はじめに
天孫降臨【てんそんこうりん】は、天照大御神の孫である瓊瓊杵尊【ニニギノミコト】が、高天原から地上に降り立ち、地上世界を治めるために派遣される物語である。この天孫降臨によって、天皇家の祖神が天照大御神であることを示す特別な物語となっている。
高千穂神社は、この日本神話の天孫降臨と深い関係がある。瓊瓊杵尊が降臨した場所(天孫降臨の地)として、高千穂の地が知られている。そして、高千穂神社は、この天孫降臨の地に建てられた神社であると伝えられている。高千穂神社は、天岩戸神社から車で約15分ほど離れた場所に位置している。
天孫降臨
葦原中津国の統治権を得ると高天原の神々は天孫・ニニギを日向の高千穂に降臨させる(天孫降臨)。
高千穂峰(標高1,574m)は、その秀麗な山容から霊峰の印象を人々に与える。天孫降臨の神話が生まれて当然の山々の姿は、わが国最初の国立公園として指定されている(1934年)。
記紀にも、葦原中国【あしはらのなかつくに】を平定した後に、瓊瓊杵尊【ニニギノミコト】が三種の神器を授けられ、神々を率いて降臨したと書かれている。
瓊瓊杵尊は、天照大御神【アマテラスオオミカミ】の孫に当たる神であることから「天孫」と呼ばれる。
瓊瓊杵尊が降臨したとされる場所が、 古事記には「筑紫の日向の高千穂のくじふるたけ」と記されている。
一方、 日本書紀には「日向の襲の高千穂の峰」、「日向のくじひの高千穂の峰」、 「日向の襲の高千穂くじひ二上峰」、あるいは「日向の襲の高千穂そほりの山峰」と記されている。
いずれにせよ天孫降臨の地は高千穂の何処かであると考えて間違いはなさそうだ。
天照大御神は、太陽神・農耕神・機織神など多様な神格を持つ最も偉大な神である。
瓊瓊杵尊は、「アマツヒコホノニニギノミコト」といい、「アマツヒコ」は天津神の子の意味であるが、「ホノニニギ 」は「稲穂が豊かに実ったこと」を意味しているという。
天孫降臨に際し、天照大御神が「高天原にある斎庭(ゆにわ)の穂(稲穂)を与えよ」と述べたことが日本書紀に出てくる。
瓊瓊杵尊が降臨の際、稲作をこの地上にもたらし、産業における農業の神としての性格も強い。

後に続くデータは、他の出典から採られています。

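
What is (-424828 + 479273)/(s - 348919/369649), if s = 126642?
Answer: 20125539805/46812739739 ≈ 0.42992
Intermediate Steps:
(-424828 + 479273)/(s - 348919/369649) = (-424828 + 479273)/(126642 - 348919/369649) = 54445/(126642 - 348919*1/369649) = 54445/(126642 - 348919/369649) = 54445/(46812739739/369649) = 54445*(369649/46812739739) = 20125539805/46812739739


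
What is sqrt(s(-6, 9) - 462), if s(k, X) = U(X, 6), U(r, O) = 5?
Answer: I*sqrt(457) ≈ 21.378*I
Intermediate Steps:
s(k, X) = 5
sqrt(s(-6, 9) - 462) = sqrt(5 - 462) = sqrt(-457) = I*sqrt(457)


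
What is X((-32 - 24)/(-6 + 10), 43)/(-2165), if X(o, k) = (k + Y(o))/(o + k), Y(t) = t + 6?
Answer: -7/12557 ≈ -0.00055746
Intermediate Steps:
Y(t) = 6 + t
X(o, k) = (6 + k + o)/(k + o) (X(o, k) = (k + (6 + o))/(o + k) = (6 + k + o)/(k + o))
X((-32 - 24)/(-6 + 10), 43)/(-2165) = ((6 + 43 + (-32 - 24)/(-6 + 10))/(43 + (-32 - 24)/(-6 + 10)))/(-2165) = ((6 + 43 - 56/4)/(43 - 56/4))*(-1/2165) = ((6 + 43 - 56*¼)/(43 - 56*¼))*(-1/2165) = ((6 + 43 - 14)/(43 - 14))*(-1/2165) = (35/29)*(-1/2165) = -7/12557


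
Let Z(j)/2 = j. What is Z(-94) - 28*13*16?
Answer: -6012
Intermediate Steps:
Z(j) = 2*j
Z(-94) - 28*13*16 = 2*(-94) - 28*13*16 = -188 - 364*16 = -188 - 5824 = -6012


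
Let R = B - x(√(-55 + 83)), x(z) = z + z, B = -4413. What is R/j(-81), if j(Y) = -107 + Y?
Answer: 4413/188 + √7/47 ≈ 23.530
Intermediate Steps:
x(z) = 2*z
R = -4413 - 4*√7 (R = -4413 - 2*√(-55 + 83) = -4413 - 2*√28 = -4413 - 2*2*√7 = -4413 - 4*√7 ≈ -4423.6)
R/j(-81) = (-4413 - 4*√7)/(-107 - 81) = (-4413 - 4*√7)/(-188) = (-4413 - 4*√7)*(-1/188) = 4413/188 + √7/47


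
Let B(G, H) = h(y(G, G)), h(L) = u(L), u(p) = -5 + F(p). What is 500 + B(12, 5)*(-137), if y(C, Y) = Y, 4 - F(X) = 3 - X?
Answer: -596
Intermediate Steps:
F(X) = 1 + X (F(X) = 4 - (3 - X) = 4 + (-3 + X) = 1 + X)
u(p) = -4 + p (u(p) = -5 + (1 + p) = -4 + p)
h(L) = -4 + L
B(G, H) = -4 + G
500 + B(12, 5)*(-137) = 500 + (-4 + 12)*(-137) = 500 + 8*(-137) = 500 - 1096 = -596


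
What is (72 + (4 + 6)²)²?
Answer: 29584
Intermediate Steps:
(72 + (4 + 6)²)² = (72 + 10²)² = (72 + 100)² = 172² = 29584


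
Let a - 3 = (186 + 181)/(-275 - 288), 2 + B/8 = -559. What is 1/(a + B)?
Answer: -563/2525422 ≈ -0.00022293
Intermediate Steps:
B = -4488 (B = -16 + 8*(-559) = -16 - 4472 = -4488)
a = 1322/563 (a = 3 + (186 + 181)/(-275 - 288) = 3 + 367/(-563) = 3 + 367*(-1/563) = 3 - 367/563 = 1322/563 ≈ 2.3481)
1/(a + B) = 1/(1322/563 - 4488) = 1/(-2525422/563) = -563/2525422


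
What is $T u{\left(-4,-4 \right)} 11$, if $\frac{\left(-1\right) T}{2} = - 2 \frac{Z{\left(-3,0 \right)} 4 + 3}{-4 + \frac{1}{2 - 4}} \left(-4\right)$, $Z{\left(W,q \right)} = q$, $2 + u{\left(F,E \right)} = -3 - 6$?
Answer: $- \frac{3872}{3} \approx -1290.7$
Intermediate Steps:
$u{\left(F,E \right)} = -11$ ($u{\left(F,E \right)} = -2 - 9 = -11$)
$T = \frac{32}{3}$ ($T = - 2 - 2 \frac{0 \cdot 4 + 3}{-4 + \frac{1}{2 - 4}} \left(-4\right) = - 2 - 2 \frac{0 + 3}{-4 + \frac{1}{-2}} \left(-4\right) = - 2 - 2 \frac{3}{-4 - \frac{1}{2}} \left(-4\right) = - 2 - 2 \frac{3}{- \frac{9}{2}} \left(-4\right) = - 2 - 2 \cdot 3 \left(- \frac{2}{9}\right) \left(-4\right) = - 2 \left(-2\right) \left(- \frac{2}{3}\right) \left(-4\right) = - 2 \cdot \frac{4}{3} \left(-4\right) = \left(-2\right) \left(- \frac{16}{3}\right) = \frac{32}{3} \approx 10.667$)
$T u{\left(-4,-4 \right)} 11 = \frac{32 \left(\left(-11\right) 11\right)}{3} = \frac{32}{3} \left(-121\right) = - \frac{3872}{3}$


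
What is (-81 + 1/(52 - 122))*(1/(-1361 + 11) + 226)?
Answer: -1730216429/94500 ≈ -18309.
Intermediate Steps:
(-81 + 1/(52 - 122))*(1/(-1361 + 11) + 226) = (-81 + 1/(-70))*(1/(-1350) + 226) = (-81 - 1/70)*(-1/1350 + 226) = -5671/70*305099/1350 = -1730216429/94500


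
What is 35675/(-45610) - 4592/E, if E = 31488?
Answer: -203167/218928 ≈ -0.92801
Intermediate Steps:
35675/(-45610) - 4592/E = 35675/(-45610) - 4592/31488 = 35675*(-1/45610) - 4592*1/31488 = -7135/9122 - 7/48 = -203167/218928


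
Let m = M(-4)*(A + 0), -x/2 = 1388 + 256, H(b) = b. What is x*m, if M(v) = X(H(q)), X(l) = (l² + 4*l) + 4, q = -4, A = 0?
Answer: 0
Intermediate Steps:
X(l) = 4 + l² + 4*l
x = -3288 (x = -2*(1388 + 256) = -2*1644 = -3288)
M(v) = 4 (M(v) = 4 + (-4)² + 4*(-4) = 4 + 16 - 16 = 4)
m = 0 (m = 4*(0 + 0) = 4*0 = 0)
x*m = -3288*0 = 0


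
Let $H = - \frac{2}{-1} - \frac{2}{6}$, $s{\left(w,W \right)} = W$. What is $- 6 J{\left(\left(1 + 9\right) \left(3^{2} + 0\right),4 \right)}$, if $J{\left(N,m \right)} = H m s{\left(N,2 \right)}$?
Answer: $-80$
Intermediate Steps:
$H = \frac{5}{3}$ ($H = \left(-2\right) \left(-1\right) - \frac{1}{3} = 2 - \frac{1}{3} = \frac{5}{3} \approx 1.6667$)
$J{\left(N,m \right)} = \frac{10 m}{3}$ ($J{\left(N,m \right)} = \frac{5 m}{3} \cdot 2 = \frac{10 m}{3}$)
$- 6 J{\left(\left(1 + 9\right) \left(3^{2} + 0\right),4 \right)} = - 6 \cdot \frac{10}{3} \cdot 4 = \left(-6\right) \frac{40}{3} = -80$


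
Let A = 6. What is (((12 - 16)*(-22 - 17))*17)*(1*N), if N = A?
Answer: 15912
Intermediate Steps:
N = 6
(((12 - 16)*(-22 - 17))*17)*(1*N) = (((12 - 16)*(-22 - 17))*17)*(1*6) = (-4*(-39)*17)*6 = (156*17)*6 = 2652*6 = 15912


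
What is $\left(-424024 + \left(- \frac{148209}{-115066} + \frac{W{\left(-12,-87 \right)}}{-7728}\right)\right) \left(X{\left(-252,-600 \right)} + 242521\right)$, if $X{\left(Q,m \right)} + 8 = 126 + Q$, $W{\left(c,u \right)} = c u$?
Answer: $- \frac{544005673512521261}{5293036} \approx -1.0278 \cdot 10^{11}$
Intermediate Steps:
$X{\left(Q,m \right)} = 118 + Q$ ($X{\left(Q,m \right)} = -8 + \left(126 + Q\right) = 118 + Q$)
$\left(-424024 + \left(- \frac{148209}{-115066} + \frac{W{\left(-12,-87 \right)}}{-7728}\right)\right) \left(X{\left(-252,-600 \right)} + 242521\right) = \left(-424024 + \left(- \frac{148209}{-115066} + \frac{\left(-12\right) \left(-87\right)}{-7728}\right)\right) \left(\left(118 - 252\right) + 242521\right) = \left(-424024 + \left(\left(-148209\right) \left(- \frac{1}{115066}\right) + 1044 \left(- \frac{1}{7728}\right)\right)\right) \left(-134 + 242521\right) = \left(-424024 + \left(\frac{148209}{115066} - \frac{87}{644}\right)\right) 242387 = \left(-424024 + \frac{6102561}{5293036}\right) 242387 = \left(- \frac{2244368194303}{5293036}\right) 242387 = - \frac{544005673512521261}{5293036}$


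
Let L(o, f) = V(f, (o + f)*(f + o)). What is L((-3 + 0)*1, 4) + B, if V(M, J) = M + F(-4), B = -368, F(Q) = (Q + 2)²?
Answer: -360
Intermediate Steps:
F(Q) = (2 + Q)²
V(M, J) = 4 + M (V(M, J) = M + (2 - 4)² = M + (-2)² = M + 4 = 4 + M)
L(o, f) = 4 + f
L((-3 + 0)*1, 4) + B = (4 + 4) - 368 = 8 - 368 = -360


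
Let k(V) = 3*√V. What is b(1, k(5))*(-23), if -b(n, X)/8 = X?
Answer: 552*√5 ≈ 1234.3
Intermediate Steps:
b(n, X) = -8*X
b(1, k(5))*(-23) = -24*√5*(-23) = 552*√5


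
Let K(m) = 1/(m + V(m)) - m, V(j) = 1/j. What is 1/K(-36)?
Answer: 1297/46656 ≈ 0.027799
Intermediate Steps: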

そして豊かに実った稲を高く積んだところ(=高千穂)に、農業の神(=豊穣の神)が降臨したことの意味は、稲作が展開する弥生時代を意識して記紀が編纂されたからであろう。
高天原での須佐之男命(スサノオノミコト)の乱暴な行動に、田の畔を踏み壊したり、田に水を引く溝を埋めたりする記述があるが、これも稲作と関係しているのだろう。
高千穂神社
高千穂神社の御祭神は、高千穂皇神(たかちほすめがみ)と十社大明神であり、特に農産業・厄祓・縁結びの神として広く信仰を集めている。
高千穂皇神は、次の6柱の神の総称である。
- 瓊瓊杵尊【ににぎのみこと】
- 木花開耶姫命【このはなさくやひめ】
- 彦火火出見尊【ひこほほでみのみこと】
- 豊玉姫命【とよたまひめのみこと】
- 鵜鵝草葦不合尊【うがやふきあえずのみこと】
- 玉依姫命【たまよりひめのみこと】
いずれの神も古事記や日本書記に記された日本神話に登場する神々である。この機会に是非、名前を覚えておきたいと思う。

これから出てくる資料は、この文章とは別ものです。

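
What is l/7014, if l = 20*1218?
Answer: 580/167 ≈ 3.4731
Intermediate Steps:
l = 24360
l/7014 = 24360/7014 = 24360*(1/7014) = 580/167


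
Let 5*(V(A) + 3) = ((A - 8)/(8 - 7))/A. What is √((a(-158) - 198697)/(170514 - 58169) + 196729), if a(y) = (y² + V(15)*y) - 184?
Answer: 2*√139667384344425510/1685175 ≈ 443.54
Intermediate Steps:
V(A) = -3 + (-8 + A)/(5*A) (V(A) = -3 + (((A - 8)/(8 - 7))/A)/5 = -3 + (((-8 + A)/1)/A)/5 = -3 + (((-8 + A)*1)/A)/5 = -3 + ((-8 + A)/A)/5 = -3 + (-8 + A)/(5*A))
a(y) = -184 + y² - 218*y/75 (a(y) = (y² + ((⅖)*(-4 - 7*15)/15)*y) - 184 = (y² + ((⅖)*(1/15)*(-4 - 105))*y) - 184 = (y² + ((⅖)*(1/15)*(-109))*y) - 184 = (y² - 218*y/75) - 184 = -184 + y² - 218*y/75)
√((a(-158) - 198697)/(170514 - 58169) + 196729) = √(((-184 + (-158)² - 218/75*(-158)) - 198697)/(170514 - 58169) + 196729) = √(((-184 + 24964 + 34444/75) - 198697)/112345 + 196729) = √((1892944/75 - 198697)*(1/112345) + 196729) = √(-13009331/75*1/112345 + 196729) = √(-13009331/8425875 + 196729) = √(1657600953544/8425875) = 2*√139667384344425510/1685175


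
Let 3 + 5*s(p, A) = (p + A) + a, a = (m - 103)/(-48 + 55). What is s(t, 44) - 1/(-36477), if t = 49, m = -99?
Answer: 2230313/182385 ≈ 12.229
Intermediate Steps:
a = -202/7 (a = (-99 - 103)/(-48 + 55) = -202/7 ≈ -28.857)
s(p, A) = -223/35 + A/5 + p/5 (s(p, A) = -⅗ + ((p + A) - 202/7)/5 = -⅗ + ((A + p) - 202/7)/5 = -⅗ + (-202/7 + A + p)/5 = -⅗ + (-202/35 + A/5 + p/5) = -223/35 + A/5 + p/5)
s(t, 44) - 1/(-36477) = (-223/35 + (⅕)*44 + (⅕)*49) - 1/(-36477) = (-223/35 + 44/5 + 49/5) - 1*(-1/36477) = 428/35 + 1/36477 = 2230313/182385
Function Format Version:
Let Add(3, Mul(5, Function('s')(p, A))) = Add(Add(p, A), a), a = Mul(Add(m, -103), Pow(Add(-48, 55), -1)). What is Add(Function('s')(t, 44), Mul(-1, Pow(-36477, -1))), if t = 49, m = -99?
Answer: Rational(2230313, 182385) ≈ 12.229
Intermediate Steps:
a = Rational(-202, 7) (a = Mul(Add(-99, -103), Pow(Add(-48, 55), -1)) = Mul(-202, Pow(7, -1)) = Mul(-202, Rational(1, 7)) = Rational(-202, 7) ≈ -28.857)
Function('s')(p, A) = Add(Rational(-223, 35), Mul(Rational(1, 5), A), Mul(Rational(1, 5), p)) (Function('s')(p, A) = Add(Rational(-3, 5), Mul(Rational(1, 5), Add(Add(p, A), Rational(-202, 7)))) = Add(Rational(-3, 5), Mul(Rational(1, 5), Add(Add(A, p), Rational(-202, 7)))) = Add(Rational(-3, 5), Mul(Rational(1, 5), Add(Rational(-202, 7), A, p))) = Add(Rational(-3, 5), Add(Rational(-202, 35), Mul(Rational(1, 5), A), Mul(Rational(1, 5), p))) = Add(Rational(-223, 35), Mul(Rational(1, 5), A), Mul(Rational(1, 5), p)))
Add(Function('s')(t, 44), Mul(-1, Pow(-36477, -1))) = Add(Add(Rational(-223, 35), Mul(Rational(1, 5), 44), Mul(Rational(1, 5), 49)), Mul(-1, Pow(-36477, -1))) = Add(Add(Rational(-223, 35), Rational(44, 5), Rational(49, 5)), Mul(-1, Rational(-1, 36477))) = Add(Rational(428, 35), Rational(1, 36477)) = Rational(2230313, 182385)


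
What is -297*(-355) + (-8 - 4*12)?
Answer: 105379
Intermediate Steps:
-297*(-355) + (-8 - 4*12) = 105435 + (-8 - 48) = 105435 - 56 = 105379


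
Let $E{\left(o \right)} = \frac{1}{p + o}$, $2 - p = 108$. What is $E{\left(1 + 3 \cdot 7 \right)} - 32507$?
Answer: $- \frac{2730589}{84} \approx -32507.0$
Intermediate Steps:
$p = -106$ ($p = 2 - 108 = -106$)
$E{\left(o \right)} = \frac{1}{-106 + o}$
$E{\left(1 + 3 \cdot 7 \right)} - 32507 = \frac{1}{-106 + \left(1 + 3 \cdot 7\right)} - 32507 = \frac{1}{-106 + \left(1 + 21\right)} - 32507 = \frac{1}{-106 + 22} - 32507 = \frac{1}{-84} - 32507 = - \frac{1}{84} - 32507 = - \frac{2730589}{84}$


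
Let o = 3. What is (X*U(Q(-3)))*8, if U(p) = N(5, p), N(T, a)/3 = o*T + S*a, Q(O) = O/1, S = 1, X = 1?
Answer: 288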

一方、十社大明神は、下記の10柱の神の総称とされる。高千穂神社は、三毛入野命【みけぬのみこと】が祖神の日向三代とその配偶神を祀ったことに始まるとされている。
- 三毛入野命【みけぬのみこと】
- 鵜目姫命【うのめひめのみこと】
- 御子太郎命【みこたろうのみこと】
- 二郎命【じろうのみこと】
- 三郎命【さぶろうのみこと】
- 畝見命【うねみのみこと】
- 照野命【てるののみこと】
- 大戸命【おおとのみこと】
- 霊社命 【れいしゃのみこと】
- 浅良部命【あさらべのみこと】
高千穂神社は、約1900年前の垂仁天皇時代に創建された、高千穂郷八十八社の総社である。

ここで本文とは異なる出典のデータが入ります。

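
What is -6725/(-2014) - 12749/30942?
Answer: 45602116/15579297 ≈ 2.9271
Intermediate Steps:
-6725/(-2014) - 12749/30942 = -6725*(-1/2014) - 12749*1/30942 = 6725/2014 - 12749/30942 = 45602116/15579297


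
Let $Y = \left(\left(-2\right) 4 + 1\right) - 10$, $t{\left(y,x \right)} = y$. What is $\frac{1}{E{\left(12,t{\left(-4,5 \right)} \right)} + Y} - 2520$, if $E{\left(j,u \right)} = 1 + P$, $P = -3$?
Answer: $- \frac{47881}{19} \approx -2520.1$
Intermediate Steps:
$E{\left(j,u \right)} = -2$ ($E{\left(j,u \right)} = 1 - 3 = -2$)
$Y = -17$ ($Y = \left(-8 + 1\right) - 10 = -7 - 10 = -17$)
$\frac{1}{E{\left(12,t{\left(-4,5 \right)} \right)} + Y} - 2520 = \frac{1}{-2 - 17} - 2520 = \frac{1}{-19} - 2520 = - \frac{1}{19} - 2520 = - \frac{47881}{19}$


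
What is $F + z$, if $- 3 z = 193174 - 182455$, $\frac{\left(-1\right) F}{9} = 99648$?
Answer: $-900405$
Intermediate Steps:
$F = -896832$ ($F = \left(-9\right) 99648 = -896832$)
$z = -3573$ ($z = - \frac{193174 - 182455}{3} = \left(- \frac{1}{3}\right) 10719 = -3573$)
$F + z = -896832 - 3573 = -900405$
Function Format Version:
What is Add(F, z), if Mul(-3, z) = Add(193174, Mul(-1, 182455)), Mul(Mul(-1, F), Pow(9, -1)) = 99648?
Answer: -900405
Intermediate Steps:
F = -896832 (F = Mul(-9, 99648) = -896832)
z = -3573 (z = Mul(Rational(-1, 3), Add(193174, Mul(-1, 182455))) = Mul(Rational(-1, 3), Add(193174, -182455)) = Mul(Rational(-1, 3), 10719) = -3573)
Add(F, z) = Add(-896832, -3573) = -900405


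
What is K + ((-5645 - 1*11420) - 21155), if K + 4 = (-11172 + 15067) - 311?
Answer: -34640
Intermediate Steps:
K = 3580 (K = -4 + ((-11172 + 15067) - 311) = -4 + (3895 - 311) = -4 + 3584 = 3580)
K + ((-5645 - 1*11420) - 21155) = 3580 + ((-5645 - 1*11420) - 21155) = 3580 + ((-5645 - 11420) - 21155) = 3580 + (-17065 - 21155) = 3580 - 38220 = -34640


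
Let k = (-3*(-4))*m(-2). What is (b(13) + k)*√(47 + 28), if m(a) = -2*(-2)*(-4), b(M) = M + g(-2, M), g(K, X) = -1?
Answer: -900*√3 ≈ -1558.8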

神社本殿と所蔵品の鉄造狛犬一対は国の重要文化財に指定されている。
鎮石(しずめいし)は、垂仁天皇の命により伊勢神宮と高千穂神社に設置された石であり、願いを込めて祈ることで、世の中の乱れや人の悩みが鎮められるといわれている。
また、鎌倉幕府をひらいた源頼朝は、畠山重忠を代参として天下泰平の祈願をし、皇室発祥の聖地に対する尊皇のまことを表した。畠山重忠の手植えとされる樹齢約800年の「秩父杉」や、二本の杉の幹が一つになった「夫婦杉」が境内で生長している。
名 称 | 高千穂神社 |
所在地 | 宮崎県高千穂町 |
駐車場 | あり(無料) |
Link | 高千穂神社( 高千穂町観光協会) |
あとがき
天岩戸神社と高千穂神社は、どちらも宮崎県高千穂町に位置し、日本神話と深い関わりを持つ神社である。
天岩戸神社は、天照大御神が隠れたとされる「天岩戸」を御神体とする神社である。天岩戸神社は、岩戸川を挟んで西本宮と東本宮の二つの社殿からなり、西本宮は天岩戸を御神体とし、東本宮は天照大神が天岩戸から出た後に最初に住んだとされる場所を祀っている。つまり、天岩戸神社は「天岩戸神話」の舞台である。
一方、高千穂神社は、天孫降臨の地として知られている。つまり、高千穂神社と天岩戸神社は、どちらも日本神話の重要な舞台となっている。
面白いのは、両神社は共に高千穂町内に位置しており、高千穂神社から天岩戸神社までは車でわずか約15分という近い距離にある。天と地は、案外近いのかも知れない。